Przezroczysty sen
Czy po zmieszaniu szkła, którego użyto jako materiału budulcowego, z ciepłą nutą egzotycznego drewna można wykreować wnętrze, które będzie na tyle funkcjonalne, że posłuży za sypialnię? Bez najmniejszego problemu – obecnie nic nie jest w stanie poskromić inwencji twórczej projektanta.

Ocieplony minimalizm – oto najważniejszy klucz pozwalający na prawidłową interpretację tego wnętrza.
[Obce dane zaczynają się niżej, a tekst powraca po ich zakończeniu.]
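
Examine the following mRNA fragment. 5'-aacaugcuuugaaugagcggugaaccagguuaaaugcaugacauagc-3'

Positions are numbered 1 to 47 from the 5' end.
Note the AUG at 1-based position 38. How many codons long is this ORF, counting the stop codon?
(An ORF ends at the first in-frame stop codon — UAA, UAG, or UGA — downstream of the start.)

3

Codons from position 38: AUG (38–40), ACA (41–43), UAG (44–46).
UAG is the first in-frame stop; that's 3 codons including the stop.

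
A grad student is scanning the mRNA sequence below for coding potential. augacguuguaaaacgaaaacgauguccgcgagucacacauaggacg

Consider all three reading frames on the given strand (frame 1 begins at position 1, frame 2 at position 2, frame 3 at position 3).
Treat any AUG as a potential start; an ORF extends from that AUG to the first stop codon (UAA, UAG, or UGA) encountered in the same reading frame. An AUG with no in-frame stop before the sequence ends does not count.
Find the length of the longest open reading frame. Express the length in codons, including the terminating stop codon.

Frame 1: AUG ACG UUG UAA AAC GAA AAC GAU GUC CGC GAG UCA CAC AUA GGA — AUG at 1, stop UAA at 10 → 12 nt.
Frame 2: UGA CGU UGU AAA ACG AAA ACG AUG UCC GCG AGU CAC ACA UAG GAC — AUG at 23, stop UAG at 41 → 21 nt.
Frame 3: GAC GUU GUA AAA CGA AAA CGA UGU CCG CGA GUC ACA CAU AGG ACG — no AUG→stop ORF.
Longest: frame 2, positions 23–43, 21 nt = 7 codons = 6 aa. → 7 codons.

7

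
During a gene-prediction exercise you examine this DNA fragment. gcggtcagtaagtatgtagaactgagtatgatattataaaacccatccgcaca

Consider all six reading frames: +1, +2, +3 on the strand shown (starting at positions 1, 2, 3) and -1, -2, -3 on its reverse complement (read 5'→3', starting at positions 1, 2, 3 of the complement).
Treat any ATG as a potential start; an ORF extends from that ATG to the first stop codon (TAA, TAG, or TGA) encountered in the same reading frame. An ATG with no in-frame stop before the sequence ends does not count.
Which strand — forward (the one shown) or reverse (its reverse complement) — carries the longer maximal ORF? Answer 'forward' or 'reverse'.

Reverse complement (5'→3'): TGTGCGGATGGGTTTTATAATATCATACTCAGTTCTACATACTTACTGACCGC
Frame +1: GCG GTC AGT AAG TAT GTA GAA CTG AGT ATG ATA TTA TAA AAC CCA TCC GCA — ATG at 28, stop TAA at 37 → 12 nt.
Frame +2: CGG TCA GTA AGT ATG TAG AAC TGA GTA TGA TAT TAT AAA ACC CAT CCG CAC — ATG at 14, stop TAG at 17 → 6 nt.
Frame +3: GGT CAG TAA GTA TGT AGA ACT GAG TAT GAT ATT ATA AAA CCC ATC CGC ACA — no ATG→stop ORF.
Frame -1: TGT GCG GAT GGG TTT TAT AAT ATC ATA CTC AGT TCT ACA TAC TTA CTG ACC — no ATG→stop ORF.
Frame -2: GTG CGG ATG GGT TTT ATA ATA TCA TAC TCA GTT CTA CAT ACT TAC TGA CCG — ATG at 8, stop TGA at 47 → 42 nt.
Frame -3: TGC GGA TGG GTT TTA TAA TAT CAT ACT CAG TTC TAC ATA CTT ACT GAC CGC — no ATG→stop ORF.
Forward-strand max 12 nt; reverse-strand max 42 nt. The reverse strand has the longer ORF.

reverse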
Właściciel prezentowanego 90 metrowego mieszkania chciał, aby w każdym z pomieszczeń jego domu dało się zauważyć awangardową nowoczesność. Wiedziony tymi sugestiami projektant zaproponował... ściany zbudowane ze szkła, na co inwestor przystał z radością. W ten sposób powstało wnętrze cechujące się niepowtarzalnym, fabrycznie-nowoczesnym klimatem, które jednocześnie jest ciekawie urządzonym i przytulnym miejscem do życia dwojga młodych ludzi.
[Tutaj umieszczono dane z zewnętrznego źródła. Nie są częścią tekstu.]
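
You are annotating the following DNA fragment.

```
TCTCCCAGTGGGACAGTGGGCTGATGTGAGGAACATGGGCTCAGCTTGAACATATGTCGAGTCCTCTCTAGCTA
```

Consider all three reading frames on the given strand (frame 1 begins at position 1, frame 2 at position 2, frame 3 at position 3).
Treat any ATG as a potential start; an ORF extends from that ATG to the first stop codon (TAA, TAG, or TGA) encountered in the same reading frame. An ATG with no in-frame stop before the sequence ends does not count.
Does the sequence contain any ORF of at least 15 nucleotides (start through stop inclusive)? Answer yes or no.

Frame 1: TCT CCC AGT GGG ACA GTG GGC TGA TGT GAG GAA CAT GGG CTC AGC TTG AAC ATA TGT CGA GTC CTC TCT AGC — no ATG→stop ORF.
Frame 2: CTC CCA GTG GGA CAG TGG GCT GAT GTG AGG AAC ATG GGC TCA GCT TGA ACA TAT GTC GAG TCC TCT CTA GCT — ATG at 35, stop TGA at 47 → 15 nt.
Frame 3: TCC CAG TGG GAC AGT GGG CTG ATG TGA GGA ACA TGG GCT CAG CTT GAA CAT ATG TCG AGT CCT CTC TAG CTA — ATG at 24, stop TGA at 27 → 6 nt; ATG at 54, stop TAG at 69 → 18 nt.
Frame 2 has an ORF of 15 nucleotides (positions 35–49) ≥ 15, so yes.

yes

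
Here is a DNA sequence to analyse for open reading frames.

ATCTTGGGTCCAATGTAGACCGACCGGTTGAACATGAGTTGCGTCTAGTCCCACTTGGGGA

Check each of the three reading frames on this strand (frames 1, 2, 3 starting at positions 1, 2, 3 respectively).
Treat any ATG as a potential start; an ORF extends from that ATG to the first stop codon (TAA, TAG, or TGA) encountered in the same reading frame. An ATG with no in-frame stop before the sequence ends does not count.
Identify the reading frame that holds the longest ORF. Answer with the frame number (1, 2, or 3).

1

Frame 1: ATC TTG GGT CCA ATG TAG ACC GAC CGG TTG AAC ATG AGT TGC GTC TAG TCC CAC TTG GGG — ATG at 13, stop TAG at 16 → 6 nt; ATG at 34, stop TAG at 46 → 15 nt.
Frame 2: TCT TGG GTC CAA TGT AGA CCG ACC GGT TGA ACA TGA GTT GCG TCT AGT CCC ACT TGG GGA — no ATG→stop ORF.
Frame 3: CTT GGG TCC AAT GTA GAC CGA CCG GTT GAA CAT GAG TTG CGT CTA GTC CCA CTT GGG — no ATG→stop ORF.
Longest ORF is 15 nt in frame 1 (positions 34–48).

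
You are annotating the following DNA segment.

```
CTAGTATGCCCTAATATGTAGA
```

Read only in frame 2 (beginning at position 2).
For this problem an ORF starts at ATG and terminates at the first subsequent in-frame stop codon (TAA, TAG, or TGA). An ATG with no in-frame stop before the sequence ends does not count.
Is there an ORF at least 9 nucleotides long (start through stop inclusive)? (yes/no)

Frame 2: TAG TAT GCC CTA ATA TGT AGA — no ATG→stop ORF.
Largest ORF found is 0 nucleotides < 9, so no.

no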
W związku z tym, że projekt był robiony kompleksowo, a inwestor chciał, aby „szklany trop”, który został podjęty na samym początku projektowania, pojawił się w każdym wnętrzu – sypialnia nie mogła wyglądać inaczej. Wiodą do niej duże, wykonane z matowego szkła drzwi, które otwiera się rozsuwając – zabieg ten został wykorzystany w przypadku wszystkich drzwi w mieszkaniu, również tych, które prowadzą z sypialni do salonu kąpielowego – co ma jeszcze bardziej podkreślić awangardowy styl tego mieszkania. Dodatkową pomoc w tworzeniu takiego nastroju daje oświetlenie. Tu również celowo użyto bardzo ascetycznych, aluminiowo-stalowych kinkietów, które rzucają chłodne, industrialne światło, dominujące niemal w całym domu. Ani na chwilę nie zapomniano jednak, że nie powstaje wnętrze fabryki, a mieszkanie. Nie można było zatem pozwolić, żeby zamiast tego zamierzenia powstał szary, zimny loft. Projektant zadbał, aby w sypialni nie zabrakło również „ciepłych” elementów.
Już samo szkło, którego użyto do budowy ścian, jest matowe, ponieważ łączy w sobie elementy bieli i ocieplającego ją beżu. Beż również znalazł się w łóżku – narzuta ma właśnie taki, nawiązujący do ścian kolor. Na tym jednak nie koniec... W takim wnętrzu nie mogło zabraknąć również miejsca na drewno. Znalazło się ono na podłodze, do ułożenia której wykorzystano egzotyczne merbau. Nie jest to jedyny wykorzystany w sypialni egzotyk. Obramowanie dość pokaźnego łoża oraz wszelkie szafki nocne i komoda zostały wykonane z ciemnego wenge. Efekt, jaki udało się uzyskać potwierdza zasadę, że w projektowaniu wnętrz nie ma już rzeczy niemożliwych. Udało się stworzyć niby minimalistyczny, ale jednocześnie bardzo ciekawy nastrój, który znakomicie sprzyja wypoczynkowi.